Marking the first International Day To End Impunity for Crimes Against Journalists

Harper, Kerry and Baird
OTTAWA – Prime Minister Stephen Harper welcomes U.S. Secretary of State John Kerry and Foreign Minister John Baird to his office on Parliament Hill in Ottawa, Canada, on October 28, 2014, as the Secretary visited to pay condolences following last week’s attacks and for a series of bilateral meetings. [State Department photo/ Public Domain]

This Sunday, we will mark the first ever International Day To End Impunity for Crimes Against Journalists, an initiative of the UN General Assembly. This is a good idea. But I would say that. I’m a journalist. Who once had thugs hired by Egypt’s secret police put a machete to my chest and the chest of my TVA cameraman. It all turned out Ok for the two of us but for way, way, way too many journalists around the world, bad things happen.

Now, I’ve got some issues with the way U.S. President Barack Obama tries to control the press, eavesdrop on the press, and otherwise work hard to interfere with the work of reporters in his capital. That said, I’m very happy to see this statement from his Secretary of State John Kerry. (Haven’t seen anything similar from any Canadian official)

Press Statement
John Kerry
Secretary of State
Washington, DC
November 1, 2014

The danger that journalists face in pursuing and publishing the truth was really driven home for me earlier this year when I visited Kyiv. As we were driving to the airport, our Ambassador pointed out a makeshift memorial on the side of the road where a journalist who dared to criticize the ousted regime was pulled from her car and beaten within an inch of her life.

This experience once again put a human face on some chilling statistics: A journalist has been murdered almost every week in the last decade for daring to report the truth. And worldwide, less than 10 percent of crimes against journalists lead to arrest or punishment.

When there isn’t a vibrant press like the one we’re blessed with in America, it’s no surprise that there isn’t more accountability. As we all know, knowledge is power – and truth the great antidote to impunity. That’s why the United States co-sponsored the International Day to End Impunity for Crimes against Journalists. And it’s why on this day, and every day, we affirm that ending impunity is both a moral imperative and a practical necessity in creating free, open, and stable societies around the world.

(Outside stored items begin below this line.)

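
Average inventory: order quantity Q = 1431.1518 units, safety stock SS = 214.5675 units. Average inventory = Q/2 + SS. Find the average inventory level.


Q/2 = 715.5759
Avg = 715.5759 + 214.5675 = 930.1434

930.1434 units


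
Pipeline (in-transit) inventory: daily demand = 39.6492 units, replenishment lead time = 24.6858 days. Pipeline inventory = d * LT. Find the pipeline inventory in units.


Pipeline = 39.6492 * 24.6858 = 978.7722

978.7722 units


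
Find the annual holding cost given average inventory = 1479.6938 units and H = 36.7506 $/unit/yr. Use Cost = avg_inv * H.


Cost = 1479.6938 * 36.7506 = 54379.6350

54379.6350 $/yr


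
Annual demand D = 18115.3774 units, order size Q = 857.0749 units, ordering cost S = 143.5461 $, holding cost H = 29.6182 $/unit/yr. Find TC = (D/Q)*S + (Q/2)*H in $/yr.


Ordering cost = D*S/Q = 3034.0310
Holding cost = Q*H/2 = 12692.5079
TC = 3034.0310 + 12692.5079 = 15726.5389

15726.5389 $/yr


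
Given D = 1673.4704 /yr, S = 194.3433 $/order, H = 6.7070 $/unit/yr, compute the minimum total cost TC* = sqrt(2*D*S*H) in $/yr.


2*D*S*H = 4362605.1725
TC* = sqrt(4362605.1725) = 2088.6850

2088.6850 $/yr


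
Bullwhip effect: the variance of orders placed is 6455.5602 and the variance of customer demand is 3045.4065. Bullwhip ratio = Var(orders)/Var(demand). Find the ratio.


BW = 6455.5602 / 3045.4065 = 2.1198

2.1198


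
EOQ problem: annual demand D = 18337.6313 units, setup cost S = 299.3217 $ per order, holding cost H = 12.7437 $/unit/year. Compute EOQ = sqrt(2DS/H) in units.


2*D*S = 2 * 18337.6313 * 299.3217 = 10977701.9494
2*D*S/H = 861421.8751
EOQ = sqrt(861421.8751) = 928.1282

928.1282 units


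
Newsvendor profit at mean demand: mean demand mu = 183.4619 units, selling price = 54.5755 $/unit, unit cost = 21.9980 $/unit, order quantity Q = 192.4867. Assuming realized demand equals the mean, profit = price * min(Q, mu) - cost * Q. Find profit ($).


Sales at mu = min(192.4867, 183.4619) = 183.4619
Revenue = 54.5755 * 183.4619 = 10012.5249
Total cost = 21.9980 * 192.4867 = 4234.3224
Profit = 10012.5249 - 4234.3224 = 5778.2025

5778.2025 $


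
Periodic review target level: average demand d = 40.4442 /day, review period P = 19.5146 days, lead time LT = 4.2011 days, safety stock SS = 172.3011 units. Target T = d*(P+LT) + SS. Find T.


P + LT = 23.7157
d*(P+LT) = 40.4442 * 23.7157 = 959.1625
T = 959.1625 + 172.3011 = 1131.4636

1131.4636 units


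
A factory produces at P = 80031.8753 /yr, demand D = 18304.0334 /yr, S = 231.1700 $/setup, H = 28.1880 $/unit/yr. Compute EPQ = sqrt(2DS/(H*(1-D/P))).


1 - D/P = 1 - 0.2287 = 0.7713
H*(1-D/P) = 21.7411
2DS = 8462686.8022
EPQ = sqrt(389247.5656) = 623.8971

623.8971 units


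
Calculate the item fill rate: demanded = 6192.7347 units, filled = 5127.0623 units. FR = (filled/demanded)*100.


FR = 5127.0623 / 6192.7347 * 100 = 82.7916

82.7916%


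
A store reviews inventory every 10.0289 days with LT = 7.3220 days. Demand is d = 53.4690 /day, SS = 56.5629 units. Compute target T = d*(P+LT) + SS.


P + LT = 17.3509
d*(P+LT) = 53.4690 * 17.3509 = 927.7353
T = 927.7353 + 56.5629 = 984.2982

984.2982 units


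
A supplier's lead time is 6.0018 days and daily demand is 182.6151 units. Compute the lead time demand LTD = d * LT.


LTD = 182.6151 * 6.0018 = 1096.0193

1096.0193 units


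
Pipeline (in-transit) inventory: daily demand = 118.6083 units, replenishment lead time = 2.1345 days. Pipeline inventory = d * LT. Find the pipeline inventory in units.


Pipeline = 118.6083 * 2.1345 = 253.1694

253.1694 units


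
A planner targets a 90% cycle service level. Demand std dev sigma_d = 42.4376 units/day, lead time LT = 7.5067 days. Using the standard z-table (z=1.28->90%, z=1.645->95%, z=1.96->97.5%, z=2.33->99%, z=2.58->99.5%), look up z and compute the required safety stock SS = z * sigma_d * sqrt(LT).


From the table, SL = 90% corresponds to z = 1.28
sqrt(LT) = sqrt(7.5067) = 2.7398
SS = 1.28 * 42.4376 * 2.7398 = 148.8282

148.8282 units


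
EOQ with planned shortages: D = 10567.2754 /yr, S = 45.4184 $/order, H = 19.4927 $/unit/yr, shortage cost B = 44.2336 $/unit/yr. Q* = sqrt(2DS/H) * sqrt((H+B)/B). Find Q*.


sqrt(2DS/H) = 221.9098
sqrt((H+B)/B) = 1.2003
Q* = 221.9098 * 1.2003 = 266.3543

266.3543 units


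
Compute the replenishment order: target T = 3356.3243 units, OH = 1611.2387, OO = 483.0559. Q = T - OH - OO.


Inventory position = OH + OO = 1611.2387 + 483.0559 = 2094.2946
Q = 3356.3243 - 2094.2946 = 1262.0297

1262.0297 units


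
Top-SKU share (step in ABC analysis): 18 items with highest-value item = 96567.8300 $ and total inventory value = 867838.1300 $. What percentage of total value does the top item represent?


Top item = 96567.8300
Total = 867838.1300
Percentage = 96567.8300 / 867838.1300 * 100 = 11.1274

11.1274%


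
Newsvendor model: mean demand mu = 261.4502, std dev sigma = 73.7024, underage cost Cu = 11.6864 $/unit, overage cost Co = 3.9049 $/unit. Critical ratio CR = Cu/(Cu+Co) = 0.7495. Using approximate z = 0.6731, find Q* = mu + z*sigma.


CR = Cu/(Cu+Co) = 11.6864/(11.6864+3.9049) = 0.7495
z = 0.6731
Q* = 261.4502 + 0.6731 * 73.7024 = 311.0593

311.0593 units


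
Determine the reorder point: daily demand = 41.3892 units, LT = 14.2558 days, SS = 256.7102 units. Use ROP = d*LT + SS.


d*LT = 41.3892 * 14.2558 = 590.0362
ROP = 590.0362 + 256.7102 = 846.7464

846.7464 units


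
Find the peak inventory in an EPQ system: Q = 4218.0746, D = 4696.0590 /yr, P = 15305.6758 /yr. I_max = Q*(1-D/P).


D/P = 0.3068
1 - D/P = 0.6932
I_max = 4218.0746 * 0.6932 = 2923.8928

2923.8928 units


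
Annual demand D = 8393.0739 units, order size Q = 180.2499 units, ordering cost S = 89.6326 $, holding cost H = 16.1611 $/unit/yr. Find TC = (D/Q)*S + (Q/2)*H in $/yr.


Ordering cost = D*S/Q = 4173.6114
Holding cost = Q*H/2 = 1456.5183
TC = 4173.6114 + 1456.5183 = 5630.1297

5630.1297 $/yr


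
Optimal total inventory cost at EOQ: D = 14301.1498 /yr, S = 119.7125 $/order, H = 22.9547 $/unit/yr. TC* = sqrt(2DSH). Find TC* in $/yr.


2*D*S*H = 78598104.5985
TC* = sqrt(78598104.5985) = 8865.5572

8865.5572 $/yr


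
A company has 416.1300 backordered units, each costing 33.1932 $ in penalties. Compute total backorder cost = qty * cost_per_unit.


Total = 416.1300 * 33.1932 = 13812.6863

13812.6863 $


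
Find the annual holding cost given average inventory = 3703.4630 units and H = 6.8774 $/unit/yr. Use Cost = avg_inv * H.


Cost = 3703.4630 * 6.8774 = 25470.1964

25470.1964 $/yr


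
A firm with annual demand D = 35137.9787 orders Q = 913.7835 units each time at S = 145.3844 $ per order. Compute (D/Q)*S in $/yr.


Number of orders = D/Q = 38.4533
Cost = 38.4533 * 145.3844 = 5590.5080

5590.5080 $/yr


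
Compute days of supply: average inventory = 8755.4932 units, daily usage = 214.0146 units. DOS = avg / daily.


DOS = 8755.4932 / 214.0146 = 40.9107

40.9107 days


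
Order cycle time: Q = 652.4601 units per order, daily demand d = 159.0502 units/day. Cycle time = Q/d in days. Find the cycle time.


Cycle = 652.4601 / 159.0502 = 4.1022

4.1022 days


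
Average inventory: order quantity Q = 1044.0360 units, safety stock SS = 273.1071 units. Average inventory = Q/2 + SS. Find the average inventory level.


Q/2 = 522.0180
Avg = 522.0180 + 273.1071 = 795.1251

795.1251 units


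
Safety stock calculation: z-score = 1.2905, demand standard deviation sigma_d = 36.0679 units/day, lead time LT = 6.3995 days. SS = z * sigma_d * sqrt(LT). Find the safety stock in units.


sqrt(LT) = sqrt(6.3995) = 2.5297
SS = 1.2905 * 36.0679 * 2.5297 = 117.7476

117.7476 units


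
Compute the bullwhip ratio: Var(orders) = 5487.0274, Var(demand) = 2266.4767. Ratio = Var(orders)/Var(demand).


BW = 5487.0274 / 2266.4767 = 2.4210

2.4210


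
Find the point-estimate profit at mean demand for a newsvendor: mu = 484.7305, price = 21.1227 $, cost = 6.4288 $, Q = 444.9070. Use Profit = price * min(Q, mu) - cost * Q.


Sales at mu = min(444.9070, 484.7305) = 444.9070
Revenue = 21.1227 * 444.9070 = 9397.6371
Total cost = 6.4288 * 444.9070 = 2860.2181
Profit = 9397.6371 - 2860.2181 = 6537.4190

6537.4190 $


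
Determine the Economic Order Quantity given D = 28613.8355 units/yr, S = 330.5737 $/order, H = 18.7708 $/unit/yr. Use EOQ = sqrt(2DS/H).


2*D*S = 2 * 28613.8355 * 330.5737 = 18917962.9449
2*D*S/H = 1007839.9932
EOQ = sqrt(1007839.9932) = 1003.9123

1003.9123 units


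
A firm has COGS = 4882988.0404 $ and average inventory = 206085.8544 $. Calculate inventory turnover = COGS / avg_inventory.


Turnover = 4882988.0404 / 206085.8544 = 23.6940

23.6940


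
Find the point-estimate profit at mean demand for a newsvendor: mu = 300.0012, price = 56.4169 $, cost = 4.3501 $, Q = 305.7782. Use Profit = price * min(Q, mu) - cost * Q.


Sales at mu = min(305.7782, 300.0012) = 300.0012
Revenue = 56.4169 * 300.0012 = 16925.1377
Total cost = 4.3501 * 305.7782 = 1330.1657
Profit = 16925.1377 - 1330.1657 = 15594.9720

15594.9720 $


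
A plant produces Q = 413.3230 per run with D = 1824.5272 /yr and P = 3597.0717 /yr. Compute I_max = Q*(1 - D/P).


D/P = 0.5072
1 - D/P = 0.4928
I_max = 413.3230 * 0.4928 = 203.6750

203.6750 units


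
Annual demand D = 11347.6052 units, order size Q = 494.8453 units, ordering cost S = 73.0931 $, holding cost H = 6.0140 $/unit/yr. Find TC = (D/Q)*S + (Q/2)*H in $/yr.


Ordering cost = D*S/Q = 1676.1433
Holding cost = Q*H/2 = 1487.9998
TC = 1676.1433 + 1487.9998 = 3164.1431

3164.1431 $/yr


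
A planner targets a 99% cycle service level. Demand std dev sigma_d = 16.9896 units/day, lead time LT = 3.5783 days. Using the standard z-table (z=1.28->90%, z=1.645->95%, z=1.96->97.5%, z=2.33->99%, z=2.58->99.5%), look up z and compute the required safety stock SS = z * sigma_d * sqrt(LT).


From the table, SL = 99% corresponds to z = 2.33
sqrt(LT) = sqrt(3.5783) = 1.8916
SS = 2.33 * 16.9896 * 1.8916 = 74.8820

74.8820 units


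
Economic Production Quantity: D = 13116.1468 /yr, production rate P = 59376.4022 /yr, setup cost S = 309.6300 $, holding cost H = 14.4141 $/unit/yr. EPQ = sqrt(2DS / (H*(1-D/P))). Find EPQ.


1 - D/P = 1 - 0.2209 = 0.7791
H*(1-D/P) = 11.2300
2DS = 8122305.0674
EPQ = sqrt(723265.2828) = 850.4500

850.4500 units


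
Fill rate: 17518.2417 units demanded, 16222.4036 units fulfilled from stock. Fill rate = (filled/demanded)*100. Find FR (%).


FR = 16222.4036 / 17518.2417 * 100 = 92.6029

92.6029%


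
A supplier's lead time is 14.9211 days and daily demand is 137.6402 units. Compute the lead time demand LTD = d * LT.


LTD = 137.6402 * 14.9211 = 2053.7432

2053.7432 units


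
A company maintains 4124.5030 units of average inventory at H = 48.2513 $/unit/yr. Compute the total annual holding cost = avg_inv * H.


Cost = 4124.5030 * 48.2513 = 199012.6316

199012.6316 $/yr


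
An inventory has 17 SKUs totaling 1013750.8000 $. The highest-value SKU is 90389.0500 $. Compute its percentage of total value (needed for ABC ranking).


Top item = 90389.0500
Total = 1013750.8000
Percentage = 90389.0500 / 1013750.8000 * 100 = 8.9163

8.9163%


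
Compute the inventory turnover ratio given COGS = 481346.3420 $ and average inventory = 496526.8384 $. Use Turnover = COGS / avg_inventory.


Turnover = 481346.3420 / 496526.8384 = 0.9694

0.9694


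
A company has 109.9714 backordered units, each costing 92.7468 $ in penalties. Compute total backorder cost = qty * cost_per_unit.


Total = 109.9714 * 92.7468 = 10199.4954

10199.4954 $


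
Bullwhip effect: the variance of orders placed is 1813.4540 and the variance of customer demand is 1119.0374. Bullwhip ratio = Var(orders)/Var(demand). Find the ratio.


BW = 1813.4540 / 1119.0374 = 1.6205

1.6205


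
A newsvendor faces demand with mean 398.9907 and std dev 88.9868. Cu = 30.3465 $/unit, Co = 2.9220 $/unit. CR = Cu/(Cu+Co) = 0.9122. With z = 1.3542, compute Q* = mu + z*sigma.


CR = Cu/(Cu+Co) = 30.3465/(30.3465+2.9220) = 0.9122
z = 1.3542
Q* = 398.9907 + 1.3542 * 88.9868 = 519.4966

519.4966 units


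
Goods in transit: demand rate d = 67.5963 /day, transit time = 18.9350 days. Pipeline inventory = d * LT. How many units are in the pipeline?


Pipeline = 67.5963 * 18.9350 = 1279.9359

1279.9359 units


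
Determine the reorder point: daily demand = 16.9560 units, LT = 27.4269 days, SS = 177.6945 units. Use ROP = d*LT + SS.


d*LT = 16.9560 * 27.4269 = 465.0505
ROP = 465.0505 + 177.6945 = 642.7450

642.7450 units


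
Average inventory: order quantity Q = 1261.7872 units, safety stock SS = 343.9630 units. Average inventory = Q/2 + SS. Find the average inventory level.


Q/2 = 630.8936
Avg = 630.8936 + 343.9630 = 974.8566

974.8566 units


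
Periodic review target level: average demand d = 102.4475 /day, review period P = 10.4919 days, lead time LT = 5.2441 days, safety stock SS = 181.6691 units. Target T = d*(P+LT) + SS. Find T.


P + LT = 15.7360
d*(P+LT) = 102.4475 * 15.7360 = 1612.1139
T = 1612.1139 + 181.6691 = 1793.7830

1793.7830 units


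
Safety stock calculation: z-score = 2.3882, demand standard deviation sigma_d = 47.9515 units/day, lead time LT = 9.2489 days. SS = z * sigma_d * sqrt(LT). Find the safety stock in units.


sqrt(LT) = sqrt(9.2489) = 3.0412
SS = 2.3882 * 47.9515 * 3.0412 = 348.2715

348.2715 units


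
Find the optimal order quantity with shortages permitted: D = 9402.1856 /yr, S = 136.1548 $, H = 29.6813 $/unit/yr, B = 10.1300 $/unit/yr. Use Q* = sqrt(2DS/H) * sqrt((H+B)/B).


sqrt(2DS/H) = 293.7003
sqrt((H+B)/B) = 1.9824
Q* = 293.7003 * 1.9824 = 582.2411

582.2411 units


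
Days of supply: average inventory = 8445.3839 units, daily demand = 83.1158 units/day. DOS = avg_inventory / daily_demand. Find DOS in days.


DOS = 8445.3839 / 83.1158 = 101.6098

101.6098 days


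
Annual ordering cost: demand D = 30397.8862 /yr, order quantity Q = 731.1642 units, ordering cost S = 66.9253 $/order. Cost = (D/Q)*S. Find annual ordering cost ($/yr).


Number of orders = D/Q = 41.5746
Cost = 41.5746 * 66.9253 = 2782.3951

2782.3951 $/yr


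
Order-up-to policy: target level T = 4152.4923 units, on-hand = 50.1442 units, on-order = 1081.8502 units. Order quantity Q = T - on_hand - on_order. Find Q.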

Impunity for those who threaten, beat, and murder journalists isn’t only unjust. It sets a dangerous precedent and creates a culture of impunity. Journalists shouldn’t be muzzled from asking tough questions. They should be empowered to seek the truth without fear of reprisal.

Abuses are happening in far too many places. We’ve seen them in horribly brutal and painful ways this year in Syria. We see them in the ISIL-controlled areas of Iraq and throughout Syria, where the regime and ISIL continue to censor the media through vicious and heinous attacks, including disappearing and kidnapping journalists to stop the vital flow of information to the outside world. The United States is committed to working with the Iraqi Government to bring the perpetrators to justice. We call on all parties to the Syrian conflict to protect journalists in Syria.

Today of all days, we demand an end to impunity for those who use violence to silence their critics. We demand answers on behalf of all the journalists and their families who still have not seen justice served. And above all, we stand in awe of the courage of those who risk their lives to tell the stories the world needs to hear.

More than forty years ago when I was in the Navy, we sometimes knew reporters who rode with us on our boat. They didn’t carry a gun. They carried a pen. Sometimes, that’s more powerful.